Mitochondria are dynamic and complex organelles that are essential for a wide range of metabolic and signaling processes. Mitochondrial dysfunction is strongly associated with a growing number of metabolic and neurodegenerative diseases and cancer. A crucial regulator of mitochondrial functions is mitochondrial Ca2+ influx, which relies on synapse-like contact sites with the endoplasmic reticulum (ER). Sustained Ca2+ transfer into mitochondria at these contact sites is necessary to maintain synthesis of ATP and mitochondrial substrates, whereas excessive or reduced Ca2+ transfer leads to initiation of apoptotic cell death or autophagy, respectively. Recent studies link aberrant Ca2+ signaling at ER-mitochondria contact sites to the onset and progression o many metabolic diseases including diabetes-2 and obesity related illnesses. Despite recent identification of components of the Ca2+ transfer machinery at ER-mitochondria contact sites and their emergence as potential therapeutic targets, the molecular mechanisms underlying regulation of mitochondrial Ca2+ influx is poorly understood, hampering development of tools to fine tune Ca2+ flux in diseased states. One of the long-term goals of my research program is to uncover the molecular mechanisms underlying the activity and regulation of inosito1-1,4,5-triphosphate receptors (IP3Rs), the key regulator of Ca2+ transfer into mitochondria, using cutting edge structural biological methods including X-ray crystallography and cryo-electron microscopy (cryo-EM) together with biophysical, biochemical and functional methods.

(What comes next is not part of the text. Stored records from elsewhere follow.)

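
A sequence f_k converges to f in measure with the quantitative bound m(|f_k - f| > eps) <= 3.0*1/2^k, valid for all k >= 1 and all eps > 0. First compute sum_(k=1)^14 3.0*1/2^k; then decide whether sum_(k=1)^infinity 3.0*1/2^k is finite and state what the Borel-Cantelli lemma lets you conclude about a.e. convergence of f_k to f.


Step 1: List the terms 3.0*1/2^k for k = 1 to 14:
  k=1: 1.5
  k=2: 0.75
  k=3: 0.375
  k=4: 0.1875
  k=5: 0.09375
  k=6: 0.046875
  k=7: 0.023438
  k=8: 0.011719
  k=9: 0.005859
  k=10: 0.00293
  k=11: 0.001465
  k=12: 7.324219e-04
  k=13: 3.662109e-04
  k=14: 1.831055e-04
Step 2: Partial sum = 1.5 + 0.75 + 0.375 + 0.1875 + 0.09375 + 0.046875 + 0.023438 + 0.011719 + 0.005859 + 0.00293 + 0.001465 + 7.324219e-04 + 3.662109e-04 + 1.831055e-04
     = 2.999817
Step 3: The full series sum_(k>=1) 3.0*1/2^k converges (geometric series with ratio 1/2 < 1; a constant multiple of a convergent series converges).
Step 4: Fix eps > 0. Since sum_k m(|f_k - f| > eps) < infinity, the Borel-Cantelli lemma gives
        m(limsup_k {|f_k - f| > eps}) = 0, i.e. for a.e. x, |f_k(x) - f(x)| <= eps for all large k.
        Applying this with eps = 1/j for j = 1, 2, ... and intersecting the countably many full-measure sets,
        for a.e. x we get limsup_k |f_k(x) - f(x)| <= 1/j for every j, hence f_k -> f almost everywhere.
Conclusion: series converges; Borel-Cantelli yields f_k -> f a.e.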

The aim of this proposal is to i) perform identification and biochemical, pharmacological and structural characterization of IP3R domains that can be expressed as isolated entities, and ii) express and purify intact recombinant IP3R suitable for the subsequent structural and functional analysis. These studies will facilitate the necessary tools to address more specific questions regarding to IP3R activity and regulation and would pave the path for discovery of novel tools to control the receptor activity in diabetes and obesity as well as other diseases where aberrant IP3R activity is involved.